An Economic Method to Detect Dynamic Localization of GFP-Rab3A in Living Neuronal Cells
Chien-Chang Huang (黃建彰), Wei-Yu Chen (陳威宇) and Chung-Chih Lin (林崇智). Department of Life Sciences, Chung-Shan Medical College, Taichung, Taiwan
Rab3A is one of small G proteins that regulate neurotransmitter release. There are several lines of evidence indicating that Rab3A is involved in fusion of synaptic vesicles to plasma membrane. But there is unclear where and when Rab3A plays a role in regulation of neurotransmission. If Rab3A involves in membrane fusion, it must be there. Therefore, dynamic localization of Rab3A will provide direct evidence to know location that Rab3A acts.

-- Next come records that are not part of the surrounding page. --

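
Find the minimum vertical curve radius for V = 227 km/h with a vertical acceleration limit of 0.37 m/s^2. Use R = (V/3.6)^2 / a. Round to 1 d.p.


Convert speed: V = 227 / 3.6 = 63.0556 m/s
V^2 = 3976.0031 m^2/s^2
R_v = 3976.0031 / 0.37
R_v = 10746.0 m

10746.0


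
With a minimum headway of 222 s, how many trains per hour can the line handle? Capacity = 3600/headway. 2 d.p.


Capacity = 3600 / headway
Capacity = 3600 / 222
Capacity = 16.22 trains/hour

16.22


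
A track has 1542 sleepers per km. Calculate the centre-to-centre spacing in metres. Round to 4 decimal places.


Spacing = 1000 m / number of sleepers
Spacing = 1000 / 1542
Spacing = 0.6485 m

0.6485


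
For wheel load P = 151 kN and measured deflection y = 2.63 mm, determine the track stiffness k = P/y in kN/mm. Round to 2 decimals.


Track stiffness k = P / y
k = 151 / 2.63
k = 57.41 kN/mm

57.41


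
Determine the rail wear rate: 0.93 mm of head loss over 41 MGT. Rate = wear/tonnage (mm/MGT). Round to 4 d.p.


Wear rate = total wear / cumulative tonnage
Rate = 0.93 / 41
Rate = 0.0227 mm/MGT

0.0227


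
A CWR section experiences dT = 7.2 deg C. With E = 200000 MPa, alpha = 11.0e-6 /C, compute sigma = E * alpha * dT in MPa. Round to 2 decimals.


sigma = E * alpha * dT
sigma = 200000 * 11.0e-6 * 7.2
sigma = 2.2 * 7.2
sigma = 15.84 MPa

15.84


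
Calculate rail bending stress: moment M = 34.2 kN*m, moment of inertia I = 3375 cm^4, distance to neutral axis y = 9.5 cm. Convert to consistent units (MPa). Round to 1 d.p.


Convert units:
M = 34.2 kN*m = 34200000 N*mm
y = 9.5 cm = 95 mm
I = 3375 cm^4 = 33750000 mm^4
sigma = 34200000 * 95 / 33750000
sigma = 96.3 MPa

96.3


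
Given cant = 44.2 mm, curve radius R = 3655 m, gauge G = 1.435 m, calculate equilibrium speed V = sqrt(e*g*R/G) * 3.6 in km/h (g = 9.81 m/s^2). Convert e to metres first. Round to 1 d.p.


Convert cant: e = 44.2 mm = 0.0442 m
V_ms = sqrt(0.0442 * 9.81 * 3655 / 1.435)
V_ms = sqrt(1104.400913) = 33.2325 m/s
V = 33.2325 * 3.6 = 119.6 km/h

119.6


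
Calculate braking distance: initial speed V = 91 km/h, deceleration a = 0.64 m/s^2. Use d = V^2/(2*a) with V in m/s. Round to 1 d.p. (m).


Convert speed: V = 91 / 3.6 = 25.2778 m/s
V^2 = 638.966
d = 638.966 / (2 * 0.64)
d = 638.966 / 1.28
d = 499.2 m

499.2


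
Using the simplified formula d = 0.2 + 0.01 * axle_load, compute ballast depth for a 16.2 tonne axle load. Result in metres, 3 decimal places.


d = 0.2 + 0.01 * 16.2
d = 0.2 + 0.162
d = 0.362 m

0.362


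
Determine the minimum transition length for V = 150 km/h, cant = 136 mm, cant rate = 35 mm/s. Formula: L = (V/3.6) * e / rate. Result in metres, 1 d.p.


Convert speed: V = 150 / 3.6 = 41.6667 m/s
L = 41.6667 * 136 / 35
L = 5666.6667 / 35
L = 161.9 m

161.9


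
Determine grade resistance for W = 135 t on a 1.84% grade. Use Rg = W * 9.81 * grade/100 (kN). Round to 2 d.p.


Rg = W * 9.81 * grade / 100
Rg = 135 * 9.81 * 1.84 / 100
Rg = 1324.35 * 0.0184
Rg = 24.37 kN

24.37


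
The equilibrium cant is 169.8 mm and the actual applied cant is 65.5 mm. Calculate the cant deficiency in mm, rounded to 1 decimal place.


Cant deficiency = equilibrium cant - actual cant
CD = 169.8 - 65.5
CD = 104.3 mm

104.3


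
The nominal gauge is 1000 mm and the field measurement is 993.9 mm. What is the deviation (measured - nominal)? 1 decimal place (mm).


Deviation = measured - nominal
Deviation = 993.9 - 1000
Deviation = -6.1 mm

-6.1


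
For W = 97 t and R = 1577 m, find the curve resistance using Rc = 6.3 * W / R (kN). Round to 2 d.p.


Rc = 6.3 * W / R
Rc = 6.3 * 97 / 1577
Rc = 611.1 / 1577
Rc = 0.39 kN

0.39


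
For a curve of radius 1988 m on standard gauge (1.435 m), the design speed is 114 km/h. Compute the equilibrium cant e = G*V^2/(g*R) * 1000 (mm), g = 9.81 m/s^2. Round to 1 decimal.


Convert speed: V = 114 / 3.6 = 31.6667 m/s
Apply formula: e = 1.435 * 31.6667^2 / (9.81 * 1988)
e = 1.435 * 1002.7778 / 19502.28
e = 0.073786 m = 73.8 mm

73.8


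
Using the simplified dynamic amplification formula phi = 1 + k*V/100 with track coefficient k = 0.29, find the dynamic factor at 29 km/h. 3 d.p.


phi = 1 + k * V / 100
phi = 1 + 0.29 * 29 / 100
phi = 1 + 0.0841
phi = 1.084

1.084


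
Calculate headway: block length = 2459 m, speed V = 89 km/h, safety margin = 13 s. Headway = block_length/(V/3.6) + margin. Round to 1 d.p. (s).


V = 89 / 3.6 = 24.7222 m/s
Block traversal time = 2459 / 24.7222 = 99.4652 s
Headway = 99.4652 + 13
Headway = 112.5 s

112.5


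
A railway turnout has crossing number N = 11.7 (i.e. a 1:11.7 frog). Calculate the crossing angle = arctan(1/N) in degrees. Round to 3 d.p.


1/N = 1/11.7 = 0.08547
angle = arctan(0.08547) = 0.085263 rad
angle = 0.085263 * 180/pi = 4.885 degrees

4.885


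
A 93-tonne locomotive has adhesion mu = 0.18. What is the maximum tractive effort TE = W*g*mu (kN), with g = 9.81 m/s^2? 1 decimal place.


TE_max = W * g * mu
TE_max = 93 * 9.81 * 0.18
TE_max = 912.33 * 0.18
TE_max = 164.2 kN

164.2


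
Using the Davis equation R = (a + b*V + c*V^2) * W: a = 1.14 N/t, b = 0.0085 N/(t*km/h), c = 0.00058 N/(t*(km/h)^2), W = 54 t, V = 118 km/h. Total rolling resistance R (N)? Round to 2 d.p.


b*V = 0.0085 * 118 = 1.003
c*V^2 = 0.00058 * 13924 = 8.07592
R_per_t = 1.14 + 1.003 + 8.07592 = 10.21892 N/t
R_total = 10.21892 * 54 = 551.82 N

551.82


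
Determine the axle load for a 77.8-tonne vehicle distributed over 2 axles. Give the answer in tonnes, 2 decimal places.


Load per axle = total weight / number of axles
Load = 77.8 / 2
Load = 38.90 tonnes

38.90


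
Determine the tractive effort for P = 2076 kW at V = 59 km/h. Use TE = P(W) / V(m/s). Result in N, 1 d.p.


Convert: P = 2076 kW = 2076000 W
V = 59 / 3.6 = 16.3889 m/s
TE = 2076000 / 16.3889
TE = 126671.2 N

126671.2


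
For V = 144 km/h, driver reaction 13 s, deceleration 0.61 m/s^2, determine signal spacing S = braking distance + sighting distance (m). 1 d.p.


V = 144 / 3.6 = 40.0 m/s
Braking distance = 40.0^2 / (2*0.61) = 1311.4754 m
Sighting distance = 40.0 * 13 = 520.0 m
S = 1311.4754 + 520.0 = 1831.5 m

1831.5


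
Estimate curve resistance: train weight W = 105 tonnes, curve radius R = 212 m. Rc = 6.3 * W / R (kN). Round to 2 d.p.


Rc = 6.3 * W / R
Rc = 6.3 * 105 / 212
Rc = 661.5 / 212
Rc = 3.12 kN

3.12


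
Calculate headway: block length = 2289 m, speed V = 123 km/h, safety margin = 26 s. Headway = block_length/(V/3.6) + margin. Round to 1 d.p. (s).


V = 123 / 3.6 = 34.1667 m/s
Block traversal time = 2289 / 34.1667 = 66.9951 s
Headway = 66.9951 + 26
Headway = 93.0 s

93.0


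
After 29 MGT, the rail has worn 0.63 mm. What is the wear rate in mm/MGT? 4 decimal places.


Wear rate = total wear / cumulative tonnage
Rate = 0.63 / 29
Rate = 0.0217 mm/MGT

0.0217


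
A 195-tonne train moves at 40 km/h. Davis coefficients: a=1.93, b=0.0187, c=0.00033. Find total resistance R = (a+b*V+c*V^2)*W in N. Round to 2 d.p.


b*V = 0.0187 * 40 = 0.748
c*V^2 = 0.00033 * 1600 = 0.528
R_per_t = 1.93 + 0.748 + 0.528 = 3.206 N/t
R_total = 3.206 * 195 = 625.17 N

625.17


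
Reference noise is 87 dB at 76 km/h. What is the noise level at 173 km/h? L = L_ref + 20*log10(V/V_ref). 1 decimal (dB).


V/V_ref = 173 / 76 = 2.276316
log10(2.276316) = 0.357233
20 * 0.357233 = 7.1447
L = 87 + 7.1447 = 94.1 dB

94.1


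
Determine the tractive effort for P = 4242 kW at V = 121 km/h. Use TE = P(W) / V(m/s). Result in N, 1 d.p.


Convert: P = 4242 kW = 4242000 W
V = 121 / 3.6 = 33.6111 m/s
TE = 4242000 / 33.6111
TE = 126208.3 N

126208.3


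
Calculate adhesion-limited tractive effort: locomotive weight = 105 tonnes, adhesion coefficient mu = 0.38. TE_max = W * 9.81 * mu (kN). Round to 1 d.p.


TE_max = W * g * mu
TE_max = 105 * 9.81 * 0.38
TE_max = 1030.05 * 0.38
TE_max = 391.4 kN

391.4


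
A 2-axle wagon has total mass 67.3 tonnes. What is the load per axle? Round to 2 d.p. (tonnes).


Load per axle = total weight / number of axles
Load = 67.3 / 2
Load = 33.65 tonnes

33.65


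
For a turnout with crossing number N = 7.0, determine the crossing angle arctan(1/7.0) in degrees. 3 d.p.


1/N = 1/7.0 = 0.142857
angle = arctan(0.142857) = 0.141897 rad
angle = 0.141897 * 180/pi = 8.130 degrees

8.130


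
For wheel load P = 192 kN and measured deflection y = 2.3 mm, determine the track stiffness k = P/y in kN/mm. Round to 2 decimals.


Track stiffness k = P / y
k = 192 / 2.3
k = 83.48 kN/mm

83.48


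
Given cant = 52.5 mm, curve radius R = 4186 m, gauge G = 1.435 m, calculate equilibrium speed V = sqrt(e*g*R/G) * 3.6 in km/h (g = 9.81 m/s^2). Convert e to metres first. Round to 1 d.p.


Convert cant: e = 52.5 mm = 0.0525 m
V_ms = sqrt(0.0525 * 9.81 * 4186 / 1.435)
V_ms = sqrt(1502.36561) = 38.7604 m/s
V = 38.7604 * 3.6 = 139.5 km/h

139.5


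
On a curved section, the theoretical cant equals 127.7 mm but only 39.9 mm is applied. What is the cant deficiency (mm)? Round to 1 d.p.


Cant deficiency = equilibrium cant - actual cant
CD = 127.7 - 39.9
CD = 87.8 mm

87.8


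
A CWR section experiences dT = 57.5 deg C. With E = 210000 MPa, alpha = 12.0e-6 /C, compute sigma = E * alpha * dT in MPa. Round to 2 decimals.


sigma = E * alpha * dT
sigma = 210000 * 12.0e-6 * 57.5
sigma = 2.52 * 57.5
sigma = 144.90 MPa

144.90


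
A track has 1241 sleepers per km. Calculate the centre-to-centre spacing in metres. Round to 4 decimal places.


Spacing = 1000 m / number of sleepers
Spacing = 1000 / 1241
Spacing = 0.8058 m

0.8058


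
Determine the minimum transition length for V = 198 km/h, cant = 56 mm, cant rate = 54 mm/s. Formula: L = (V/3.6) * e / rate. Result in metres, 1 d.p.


Convert speed: V = 198 / 3.6 = 55.0 m/s
L = 55.0 * 56 / 54
L = 3080.0 / 54
L = 57.0 m

57.0


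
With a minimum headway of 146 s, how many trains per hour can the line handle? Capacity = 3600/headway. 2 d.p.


Capacity = 3600 / headway
Capacity = 3600 / 146
Capacity = 24.66 trains/hour

24.66


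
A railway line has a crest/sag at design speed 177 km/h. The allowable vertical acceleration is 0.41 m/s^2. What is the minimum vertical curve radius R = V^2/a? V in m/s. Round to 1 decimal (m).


Convert speed: V = 177 / 3.6 = 49.1667 m/s
V^2 = 2417.3611 m^2/s^2
R_v = 2417.3611 / 0.41
R_v = 5896.0 m

5896.0


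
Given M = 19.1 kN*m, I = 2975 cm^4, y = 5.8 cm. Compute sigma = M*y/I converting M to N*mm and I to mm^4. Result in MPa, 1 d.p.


Convert units:
M = 19.1 kN*m = 19100000 N*mm
y = 5.8 cm = 58 mm
I = 2975 cm^4 = 29750000 mm^4
sigma = 19100000 * 58 / 29750000
sigma = 37.2 MPa

37.2


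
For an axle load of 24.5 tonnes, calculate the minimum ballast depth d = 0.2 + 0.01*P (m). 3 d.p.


d = 0.2 + 0.01 * 24.5
d = 0.2 + 0.245
d = 0.445 m

0.445


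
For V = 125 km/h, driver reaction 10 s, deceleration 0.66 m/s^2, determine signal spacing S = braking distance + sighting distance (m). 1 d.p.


V = 125 / 3.6 = 34.7222 m/s
Braking distance = 34.7222^2 / (2*0.66) = 913.3581 m
Sighting distance = 34.7222 * 10 = 347.2222 m
S = 913.3581 + 347.2222 = 1260.6 m

1260.6


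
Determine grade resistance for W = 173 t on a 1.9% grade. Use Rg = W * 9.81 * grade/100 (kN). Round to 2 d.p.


Rg = W * 9.81 * grade / 100
Rg = 173 * 9.81 * 1.9 / 100
Rg = 1697.13 * 0.019
Rg = 32.25 kN

32.25


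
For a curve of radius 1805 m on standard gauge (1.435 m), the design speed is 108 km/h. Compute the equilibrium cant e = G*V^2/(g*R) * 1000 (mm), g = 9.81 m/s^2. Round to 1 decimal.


Convert speed: V = 108 / 3.6 = 30.0 m/s
Apply formula: e = 1.435 * 30.0^2 / (9.81 * 1805)
e = 1.435 * 900.0 / 17707.05
e = 0.072937 m = 72.9 mm

72.9


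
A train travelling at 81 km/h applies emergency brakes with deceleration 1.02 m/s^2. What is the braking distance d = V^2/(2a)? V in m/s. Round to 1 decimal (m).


Convert speed: V = 81 / 3.6 = 22.5 m/s
V^2 = 506.25
d = 506.25 / (2 * 1.02)
d = 506.25 / 2.04
d = 248.2 m

248.2


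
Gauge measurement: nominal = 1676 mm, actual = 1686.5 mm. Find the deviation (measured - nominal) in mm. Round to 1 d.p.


Deviation = measured - nominal
Deviation = 1686.5 - 1676
Deviation = 10.5 mm

10.5


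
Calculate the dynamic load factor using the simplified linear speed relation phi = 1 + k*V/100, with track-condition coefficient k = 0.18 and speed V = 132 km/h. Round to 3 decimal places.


phi = 1 + k * V / 100
phi = 1 + 0.18 * 132 / 100
phi = 1 + 0.2376
phi = 1.238

1.238


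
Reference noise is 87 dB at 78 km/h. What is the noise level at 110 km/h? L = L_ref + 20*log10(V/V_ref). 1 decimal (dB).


V/V_ref = 110 / 78 = 1.410256
log10(1.410256) = 0.149298
20 * 0.149298 = 2.986
L = 87 + 2.986 = 90.0 dB

90.0


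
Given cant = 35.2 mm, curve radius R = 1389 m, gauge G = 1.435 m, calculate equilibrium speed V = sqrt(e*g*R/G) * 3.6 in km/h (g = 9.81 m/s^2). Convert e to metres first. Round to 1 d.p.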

To visualize Rab3A in living cells, Rab3A fuses with a green fluorescent protein (GFP) and fusion protein is expressed in neuronal cells and fluorescence of GFP will indicate location of Rab3A protein. Because Rab3A locates both in cytosol and membrane-bound compartments, lots of fluorescence background appears in our student-grade fluorescence microscope. When incident angle of excitation light is higher than critical angle, most of light is reflected and there is very intensive and thin exciting light near cell-glass interface, named evanescent wave, generated. Because evanescent wave is concentrated about 30-300nm, there is no fluorophores, which is out of evanescent field, excited to generate fluorescent background. Then background generated by out of evanescent field is eliminated and increase higher spatial resolution. This kind of technique is named evanescent wave fluorescence microscopy or total internal reflection fluorescence microscopy (TIRFM). In prismless TIRFM, high NA objective and annular ring determine the path of excitation light to generate evanescent wave; we use these two parts to improve spatial resolution of our fluorescence microscope.
Our improved setup can detect small dots of GFP-Rab3A, about 0.3-1mm, near perinuclear regions and neurites in neuronal cells. Dynamic localization of GFP-Rab3A is recorded by conventional continuous microphotography, frame/8s. The serial dynamic photos are scanned and the animation is made of scanned photos by GIF animator. The angle and distance of trace and sizes of fluorescence dots are analyzed by NIH-image. Small GFP-Rab3A dots, 0.3-1mm, are in neurites and most of them are still. Several large dots of GFP-Rab3A, larger than 1mm, move among neurites and perinuclear region, and some of them are fused each other or break down into small vesicles. These results indicate that Rab3A is not only involved in vesicle docking but also in synaptic vesicle recycle. From our results, slight modification of microscopy setup and uses of free softwares can reduce the cost to capture slow protein translocalization in living cells.